Bearish crude-oil supply data and waning concerns over recent supply disruptions in Nigeria held oil and natural gas stocks to modest gains Wednesday, with the sector unable to keep pace with the 103-point rally in the broader market.
At the close, the Amex Oil Index (XOI :1,305.78, +4.70, +0.4% ) had posted a 0.4% advance to 1,305.8 points, fading from early highs with a big dip in the middle of the day, while the Amex Natural Gas Index (XNG :497.29, +1.41, +0.3% ) rose 0.3% to 497.3 points. The Philadelphia Oil Service Index ($OSX : 242.85, +0.63, +0.3% ) added 0.3% to 242.9 points.
The sector got little support from the underlying energy market, where crude oil for June delivery fell 62 cents to $62.55 a barrel. See Futures Movers.
The Energy Information Administration reported that U.S. crude-oil supplies rose 1 million barrels in the week ended May 11, a fourth-consecutive weekly build.
The EIA said gasoline stocks rose 1.7 million barrels last week, more than most energy analysts had expected. The numbers took some of the upward pressure off the gasoline market, where supplies have been running about 16 million barrels below the five-year average for this time of year. Gasoline demand is also seen slowing to an annualized 1% growth from 2% to 3% earlier this year as high prices at the pump start to put the brakes on discretionary driving.
Low inventories and lofty retail prices are partly the result of a rash of unplanned refinery outages ahead of the summer driving season, which has its unofficial start on Memorial Day. But the fact that gasoline supplies are starting to build hurt refining stocks Wednesday, with Valero Energy Corp. (VLO : 72.03, -0.77, -1.1% ) leading the retreat on a 1% decline to $72.03 a share.
Investors were also reacting to news of boiler troubles at Valero's Houston refinery, which has cut daily gasoline output by about 64,000 barrels and distillates production by about 44,000 barrels. Valero said it expects to resume normal production early next week. Gainers in the integrated oil companies included ConocoPhillips (COP :71.85, +1.13, +1.6% ) , up 1.6% to $71.85, Chevron Corp. (CVX :CVX80.73, +0.58, +0.7% ) , up 0.7% at $80.73, and Occidental Petroleum Corp. (OXY :53.00, +0.67, +1.3% ) , up 1.3% to finish at $53.
Exxon Mobil Corp. (XOM :81.45, +0.32, +0.4% ) , one of the 30 companies comprising the Dow Jones Industrial Average (.DJI :13,487.53, +103.69, +0.8% ) , rose 0.4% to $81.45 a share, lagging the Dow's 0.8% gain for the day.

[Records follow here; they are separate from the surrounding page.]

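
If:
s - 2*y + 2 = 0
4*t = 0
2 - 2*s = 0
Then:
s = 1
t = 0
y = 3/2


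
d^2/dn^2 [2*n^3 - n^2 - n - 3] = 12*n - 2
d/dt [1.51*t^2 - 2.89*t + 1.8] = 3.02*t - 2.89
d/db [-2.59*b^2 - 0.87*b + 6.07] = -5.18*b - 0.87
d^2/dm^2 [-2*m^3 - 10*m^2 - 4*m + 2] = -12*m - 20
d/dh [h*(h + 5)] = 2*h + 5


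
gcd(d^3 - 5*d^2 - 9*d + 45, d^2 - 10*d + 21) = d - 3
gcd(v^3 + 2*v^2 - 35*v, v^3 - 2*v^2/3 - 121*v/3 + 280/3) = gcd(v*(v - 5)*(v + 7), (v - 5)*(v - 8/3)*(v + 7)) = v^2 + 2*v - 35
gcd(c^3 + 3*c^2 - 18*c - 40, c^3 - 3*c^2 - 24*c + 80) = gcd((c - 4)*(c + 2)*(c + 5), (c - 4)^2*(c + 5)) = c^2 + c - 20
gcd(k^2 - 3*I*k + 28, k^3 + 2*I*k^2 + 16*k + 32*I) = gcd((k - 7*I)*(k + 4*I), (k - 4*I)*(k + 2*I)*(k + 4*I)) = k + 4*I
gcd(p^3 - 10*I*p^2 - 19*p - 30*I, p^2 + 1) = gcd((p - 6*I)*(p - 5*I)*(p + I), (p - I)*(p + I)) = p + I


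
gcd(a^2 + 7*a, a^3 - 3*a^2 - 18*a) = a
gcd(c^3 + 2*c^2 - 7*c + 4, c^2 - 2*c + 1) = c^2 - 2*c + 1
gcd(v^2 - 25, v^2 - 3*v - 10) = v - 5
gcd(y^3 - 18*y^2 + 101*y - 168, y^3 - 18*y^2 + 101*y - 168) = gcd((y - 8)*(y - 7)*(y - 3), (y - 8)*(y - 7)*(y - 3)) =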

Militant attacks and violent protests aimed at Nigeria's oil industry continued to grab headlines. Royal Dutch Shell declared force majeure on cargoes of its benchmark Bonny Light crude after protestors occupied a key oil transport facility, taking about 170,000 barrels of oil a day off the market.
Local activists reported that protestors have abandoned the facility, raising speculation among energy traders that the oil shipments could resume by the end of the week. Shell is still not estimating a restart time, however.
The protests, primarily in the oil-rich Niger River delta, aim to call attention to the extreme poverty of the region, which is also the source of most of the OPEC nation's wealth. Shares of Royal Dutch Shell (RDSA : 70.51, +0.27, +0.4% ) traded in the U.S. rose 0.4% to $70.51.
Halliburton Co. (HAL :35.59, +1.57, +4.6% ) was top performer in the Oil Services Index, adding 4.6% to $35.59 a share. The company announced it is increasing its quarterly dividend 20% to 9 cents a share, payable on June 21 to shareholders of record as of June 1.
Nabors Industries (NBR :34.90, +0.78, +2.3% ) and Schlumberger Ltd. (SLB :76.50, +0.99, +1.3% ) also managed to end in the plus column, up 2.3% and 1.3%, respectively, in an index that otherwise sawed through the session with little movement beyond 1% in either direction.